Further investigation shows a wider picture portrayed by these statistics. Basically, more new lets this summer involved smaller properties because so many leases held on larger properties were being renewed, rather than given up, by their existing occupiers. This was a sure sign of one of the most salient repercussions of the mortgage famine – young singles and married couples unable to get on the first rung of the ladder of home ownership.

Even a proportion of young people who have been granted a mortgage ‘approval’ by one of the banks or building societies are still reluctant, or at least neutral, about buying property at the moment. Popular opinion has it that first-time buyers (obviously with no concerns about selling) are biding their time in the hope that house prices will fall further. This is probably true in some cases but I suspect a wider, more tangible, reason. Younger homeowners have, traditionally, looked to manageable house price inflation to help them move onward and upwards within the owner-occupier market. A sizeable surplus on their first sale gave them sufficient equity to trade up to a larger property, which they anticipated would increase in value at a greater and faster level than the first purchase. And so it went on, literally, over succeeding years until their children matured and fled the nest and the couple began to think about downsizing.

However with house prices static – and even, some believe, potentially in line for a further round of deflation – young people will be less encouraged to buy if they face the prospect of nil or negative equity several years from now.

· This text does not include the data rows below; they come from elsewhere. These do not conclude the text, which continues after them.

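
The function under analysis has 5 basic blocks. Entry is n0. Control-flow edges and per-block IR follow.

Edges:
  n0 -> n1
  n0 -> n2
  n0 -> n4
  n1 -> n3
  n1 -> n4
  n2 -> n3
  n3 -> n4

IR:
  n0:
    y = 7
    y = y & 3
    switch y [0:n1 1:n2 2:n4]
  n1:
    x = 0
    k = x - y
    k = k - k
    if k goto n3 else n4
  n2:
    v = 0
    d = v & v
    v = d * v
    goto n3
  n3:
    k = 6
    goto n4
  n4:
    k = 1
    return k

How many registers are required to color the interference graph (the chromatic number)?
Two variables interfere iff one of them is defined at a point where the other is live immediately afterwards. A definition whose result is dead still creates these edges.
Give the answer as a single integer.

Answer: 2

Analysis:
def/use:
  n0: def={y} ue=∅
  n1: def={k,x} ue={y}
  n2: def={d,v} ue=∅
  n3: def={k} ue=∅
  n4: def={k} ue=∅

Live sets:
  n0: in=∅ out={y}
  n1: in={y} out=∅
  n2: in=∅ out=∅
  n3: in=∅ out=∅
  n4: in=∅ out=∅

Conflict graph:
  d — {v}
  k — ∅
  v — {d}
  x — {y}
  y — {x}

Colouring:
  clique {d,v} ⇒ need ≥ 2
  assign d→r0 k→r0 v→r1 x→r0 y→r1 — no edge inside a register ⇒ χ ≤ 2
  χ = 2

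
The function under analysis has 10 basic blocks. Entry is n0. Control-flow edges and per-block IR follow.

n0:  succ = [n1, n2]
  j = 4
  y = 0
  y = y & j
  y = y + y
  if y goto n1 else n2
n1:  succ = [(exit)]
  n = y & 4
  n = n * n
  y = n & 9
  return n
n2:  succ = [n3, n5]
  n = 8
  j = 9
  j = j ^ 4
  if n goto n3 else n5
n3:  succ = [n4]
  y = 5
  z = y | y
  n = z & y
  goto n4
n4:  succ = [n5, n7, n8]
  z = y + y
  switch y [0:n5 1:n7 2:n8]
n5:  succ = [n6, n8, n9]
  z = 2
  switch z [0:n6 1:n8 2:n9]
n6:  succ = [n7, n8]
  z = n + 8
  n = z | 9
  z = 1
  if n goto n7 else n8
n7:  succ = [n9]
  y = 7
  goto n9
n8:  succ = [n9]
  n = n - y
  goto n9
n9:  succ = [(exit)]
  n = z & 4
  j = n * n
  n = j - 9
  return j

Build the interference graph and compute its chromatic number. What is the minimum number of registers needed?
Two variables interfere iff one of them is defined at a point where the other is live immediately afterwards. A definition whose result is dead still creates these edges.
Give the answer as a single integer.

Answer: 3

Analysis:
def/use:
  n0 def {j,y} use ∅
  n1 def {n,y} use {y}
  n2 def {j,n} use ∅
  n3 def {n,y,z} use ∅
  n4 def {z} use {y}
  n5 def {z} use ∅
  n6 def {n,z} use {n}
  n7 def {y} use ∅
  n8 def {n} use {n,y}
  n9 def {j,n} use {z}

Live sets:
  live n0: ∅→{y}
  live n1: {y}→∅
  live n2: {y}→{n,y}
  live n3: ∅→{n,y}
  live n4: {n,y}→{n,y,z}
  live n5: {n,y}→{n,y,z}
  live n6: {n,y}→{n,y,z}
  live n7: {z}→{z}
  live n8: {n,y,z}→{z}
  live n9: {z}→∅

Interference:
  j — {n,y}
  n — {j,y,z}
  y — {j,n,z}
  z — {n,y}

Chromatic number:
  lower bound: {j,n,y} mutually conflict ⇒ χ ≥ 3
  assign j→r2 n→r0 y→r1 z→r2 — no edge inside a register ⇒ χ ≤ 3
  χ = 3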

By remaining in rented accommodation – a market that is overwhelmingly ‘furnished’ – fewer young people are buying new carpets, sofas, refrigerators and other household goods than would have been the case had they gone on to owner-occupation in the normal scheme of things. Thus this financially enforced extension of property renting has negative repercussions for the High Street and for retail parks.

Up to now I have concentrated on the middle end of the rental market – but the performance of prime properties also gives a clue to the level of wider economic activity. Until the autumn of 2007 executive housing in areas like Edinburgh’s West End and the Park area of Glasgow was much in demand from firms seeking accommodation for company directors posted to Central Scotland from elsewhere in the UK or overseas.

Now this movement of people – one of the main symptoms of a buoyant economy, is just not there, or at least not to the extent that it was two years ago. The corporate-led demand for this type of accommodation has to a great extent dried up and those companies who are still seeking this type of property on behalf of senior staff know they can drive a hard bargain on rents.

Therefore, the rental market is confirming something else that many of us suspected – that the downturn in executive postings is a sign of an economy still greatly under-performing.

The more optimistic economists are still predicting a turnaround in the fortunes of the economy early next year while, at the other extreme, some believe that the level of public and private debt in Britain is such that it may take until 2015 to get back to where we were in the middle of 2007. A change of government is unlikely to alter opinions. Historically, business confidence is usually given a boost when a Labour Prime Minister is replaced by a Conservative one, but this time the national deficit is so deep that whoever wins power, the business community will likely have to bite on the same bullet as everyone else.

So, by all means continue to keep an ear open for what economists have to say but it may be appropriate to also keep an eye on the residential rental market – as a weather vane it might just be one of the best economic barometers around.

David Alexander is proprietor of the Edinburgh- and Glasgow-based rental and estate agency firm, D J Alexander.